= Paul Hillebrand =

Paul Hillebrand is a musician, artist and spiritual leader. Originally from Evanston, Illinois, he relocated to attend Arizona State University with spiritual leaders including musical artist Tom Booth and Bible scholar Kevin Saunders . Hillebrand graduated ASU with honors and a degree in choral education and later complemented his music with additional theological studies by completing a certificate advanced liturgical studies at Corpus Christi Center in Phoenix.

== Liturgical leader ==
Hillebrand has been writing and performing music and has been involved in Liturgical Music Ministry for since the early 1980s. He began at St. Jerome's in Glendale, AZ and moved to St. Maria Goretti Catholic Church, in Scottsdale, Arizona, where he was the Director of Music and Liturgy for 15 years. Since 2001 Hillebrand has been the Director of Music at St. Patrick Catholic Church in Scottsdale, Arizona, .

== Family ==
Hillebrandlives in Tempe, Arizona. His youngest daughter Julia died of a brain tumor in December 2010, shortly before her 13th birthday.

== Teacher ==
Hillebrand leads prayer concerts, workshops and retreats throughout the year. He has sung on many recordings for various Liturgical artists. Hillebrand is a pianist and guitarist.

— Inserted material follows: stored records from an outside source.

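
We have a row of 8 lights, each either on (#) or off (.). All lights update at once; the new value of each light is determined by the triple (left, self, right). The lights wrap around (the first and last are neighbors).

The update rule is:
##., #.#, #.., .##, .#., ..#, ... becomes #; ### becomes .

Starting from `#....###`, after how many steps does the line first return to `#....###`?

######..
#....###

2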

St. Patricks, where Paul is Director of Music , is a parish of over 4,000 families. It has been indicated as one of the fastest growing parishes in Arizona.

== Music collections ==
Hillebrand's latest release is a compilation album entitled "Towards Jesus, Songs of Comfort and Hope" - Inspired by Julia Hillebrand" . This album contains works from Hillebrand, Matt Maher, Tom Booth, Aaron Thompson, Michael John Poirier, Audrey Assad and Julia Hillebrand. Money raised from this album will be donated to Pediatric Brain Tumor Research.

There are three collections of Hillebrand's original Liturgical music-“Promise”, “How Shall We Know You? and “Journey to You”-and 4 other collections of various composers': ”I Will Lift Up My Voice”- Sung sacred Classics, “Seasons of Prayer”, “Come to Us, O Lord” a Christmas album and “Songs of the Good Shepherd” a children’s collection. Paul is also published at Oregon Catholic Press, Spirit and Song, and World Library Publications. A recent critique of Hillebrand's recent album was published in the Catholic Sun.